Des potagers à l’école pour lutter contre la faim

En Inde, de nombreux élèves souffrent de carences en fer et en vitamine. Grâce aux potagers scolaires, les écoliers cultivent eux-mêmes ce qui leur est nécessaire et apprennent les bases de l’agroécologie.

Les écoliers indiens comptent parmi les élèves souffrant le plus de carences en fer et en vitamine A. Et ce malgré la mise en œuvre par l'Etat du plus vaste programme alimentaire mondial destiné aux enfants du sous-continent. Ces carences s’expliquent en partie par des repas peu équilibrés. Ce déficit entraîne des troubles du développement difficile à compenser. En résulte un cercle vicieux: les enfants ont de la peine à se concentrer, tombent plus souvent malades et manquent l’école.

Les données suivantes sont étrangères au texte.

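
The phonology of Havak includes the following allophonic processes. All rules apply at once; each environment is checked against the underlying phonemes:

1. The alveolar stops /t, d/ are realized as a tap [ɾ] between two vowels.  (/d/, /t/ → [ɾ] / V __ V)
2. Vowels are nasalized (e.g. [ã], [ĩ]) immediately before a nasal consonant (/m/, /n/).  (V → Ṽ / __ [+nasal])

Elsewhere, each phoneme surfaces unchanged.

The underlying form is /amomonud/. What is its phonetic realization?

/a/ meets the environment for rule 2 (before a nasal consonant) → [ã].
/m/ — not in any rule's target class → [m].
/o/ (between /m/ and /m/): before a nasal consonant, so rule 2 applies → [õ].
/m/ stays [m].
/o/ meets the environment for rule 2 (before a nasal consonant) → [õ].
/n/ — not in any rule's target class → [n].
/u/ (between /n/ and /d/) is in the target of rule 2 but the environment (before a nasal consonant) is not met → [u].
/d/ (word-final): rule 1 targets it, but not between two vowels → unchanged [d].

[ãmõmõnud]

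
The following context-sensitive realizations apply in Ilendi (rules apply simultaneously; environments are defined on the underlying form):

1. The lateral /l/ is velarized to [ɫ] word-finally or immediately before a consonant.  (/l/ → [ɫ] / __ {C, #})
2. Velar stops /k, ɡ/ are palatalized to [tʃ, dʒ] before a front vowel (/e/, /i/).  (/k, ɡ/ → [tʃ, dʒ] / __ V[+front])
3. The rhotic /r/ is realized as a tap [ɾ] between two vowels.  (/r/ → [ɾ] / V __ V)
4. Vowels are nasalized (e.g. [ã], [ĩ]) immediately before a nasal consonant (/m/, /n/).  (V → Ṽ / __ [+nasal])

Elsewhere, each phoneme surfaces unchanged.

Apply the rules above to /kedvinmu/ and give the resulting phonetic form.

[tʃedvĩnmu]

/k/ meets the environment for rule 2 (before a front vowel) → [tʃ].
/e/ (between /k/ and /d/) is in the target of rule 4 but the environment (before a nasal consonant) is not met → [e].
/d/ stays [d].
/v/ — not in any rule's target class → [v].
/i/ meets the environment for rule 4 (before a nasal consonant) → [ĩ].
/n/ (between /i/ and /m/): no rule targets it → [n].
/m/ (between /n/ and /u/): no rule targets it → [m].
/u/ (word-final): rule 4 targets it, but not before a nasal consonant → unchanged [u].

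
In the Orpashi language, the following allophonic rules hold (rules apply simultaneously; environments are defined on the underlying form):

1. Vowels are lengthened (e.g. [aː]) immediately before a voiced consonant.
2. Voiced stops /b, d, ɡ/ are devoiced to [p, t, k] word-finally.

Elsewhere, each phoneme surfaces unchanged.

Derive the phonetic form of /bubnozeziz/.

/b/ (word-initial): rule 2 targets it, but not word-finally → unchanged [b].
/u/ (between /b/ and /b/) occurs before a voiced consonant → [uː] by rule 1.
/b/ (between /u/ and /n/): rule 2 targets it, but not word-finally → unchanged [b].
/n/ (between /b/ and /o/) is unaffected → [n].
Rule 1 applies to /o/ (between /n/ and /z/: before a voiced consonant) → [oː].
/z/ (between /o/ and /e/): no rule targets it → [z].
/e/ — between /z/ and /z/, before a voiced consonant — surfaces as [eː] (rule 1).
/z/ (between /e/ and /i/): no rule targets it → [z].
Rule 1 applies to /i/ (between /z/ and /z/: before a voiced consonant) → [iː].
/z/ stays [z].

[buːbnoːzeːziːz]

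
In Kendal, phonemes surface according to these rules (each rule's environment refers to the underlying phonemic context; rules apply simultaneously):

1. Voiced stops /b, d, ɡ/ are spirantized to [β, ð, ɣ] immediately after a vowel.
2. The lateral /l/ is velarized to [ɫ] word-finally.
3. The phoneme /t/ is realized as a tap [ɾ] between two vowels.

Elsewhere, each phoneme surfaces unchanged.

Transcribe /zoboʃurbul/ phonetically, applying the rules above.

/z/ — not in any rule's target class → [z].
/o/ stays [o].
/b/ — between /o/ and /o/, immediately after a vowel — surfaces as [β] (rule 1).
/o/ — not in any rule's target class → [o].
/ʃ/ (between /o/ and /u/): no rule targets it → [ʃ].
/u/ — not in any rule's target class → [u].
/r/ (between /u/ and /b/): no rule targets it → [r].
/b/ (between /r/ and /u/): rule 1 targets it, but not immediately after a vowel → unchanged [b].
/u/ (between /b/ and /l/): no rule targets it → [u].
/l/ (word-final) occurs word-finally → [ɫ] by rule 2.

[zoβoʃurbuɫ]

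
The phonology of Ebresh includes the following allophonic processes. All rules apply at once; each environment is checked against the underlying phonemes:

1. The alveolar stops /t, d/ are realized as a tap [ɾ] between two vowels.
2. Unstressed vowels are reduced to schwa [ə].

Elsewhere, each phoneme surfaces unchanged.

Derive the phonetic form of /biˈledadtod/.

[bəˈleɾədtəd]

/b/ (word-initial) is unaffected → [b].
/i/ (between /b/ and /l/) occurs in an unstressed syllable → [ə] by rule 2.
/l/ — not in any rule's target class → [l].
/e/ (between /l/ and /d/) is in the target of rule 2 but the environment (in an unstressed syllable) is not met → [e].
/d/ — between /e/ and /a/, between two vowels — surfaces as [ɾ] (rule 1).
/a/ (between /d/ and /d/): in an unstressed syllable, so rule 2 applies → [ə].
/d/ (between /a/ and /t/) fails the environment for rule 1, so it stays [d].
/t/ (between /d/ and /o/) is in the target of rule 1 but the environment (between two vowels) is not met → [t].
/o/ (between /t/ and /d/): in an unstressed syllable, so rule 2 applies → [ə].
/d/ (word-final) fails the environment for rule 1, so it stays [d].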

Des potagers proches de la nature

Conscient de ce problème, le gouvernement a invité les écoles à aménager des potagers au sein de leur établissement afin de donner aux élèves davantage de légumes, à la base d’une alimentation saine et équilibrée. Un vœu ambitieux pourtant difficile à transposer dans la réalité. En effet, faute de connaissances et de moyens, les écoles ont rencontré des difficultés dans la mise en place et l'entretien des potagers. C’est ici que commence le travail de SWISSAID :

  • Des experts en agriculture écologique et des spécialistes de la nutrition instruisent les enfants. Les écoles reçoivent des outils de jardin, des conteneurs pour récolter le compost et du matériel pour lutter contre les nuisibles de manière biologique. Les producteurs des environs fournissent des variétés de semences locales.
  • Des bénévoles aident aux travaux dans le potager et veillent à ce que les légumes récoltés soient cuisinés à l’école pendant que les enseignants donnent les cours.
  • Les élèves documentent le travail et présentent leurs activités au grand public (posters, articles dans des magazines, vidéos) afin de populariser les potagers et gagner du soutien.

Lors des journées portes ouvertes, les parents sont informés sur les bénéfices d’une alimentation saine. La plupart des enfants venant de familles paysannes défavorisées, l’objectif consiste à démontrer l'impact positif d'une alimentation saine afin d'inciter ces dernières à cultiver leur propre potager.

Les premiers résultats du projet sont encourageant. SWISSAID suivra de près l'évolution du projet, afin que les millions d'enfants concernés puissent augmenter leur ration de légumes et ainsi améliorer leur santé.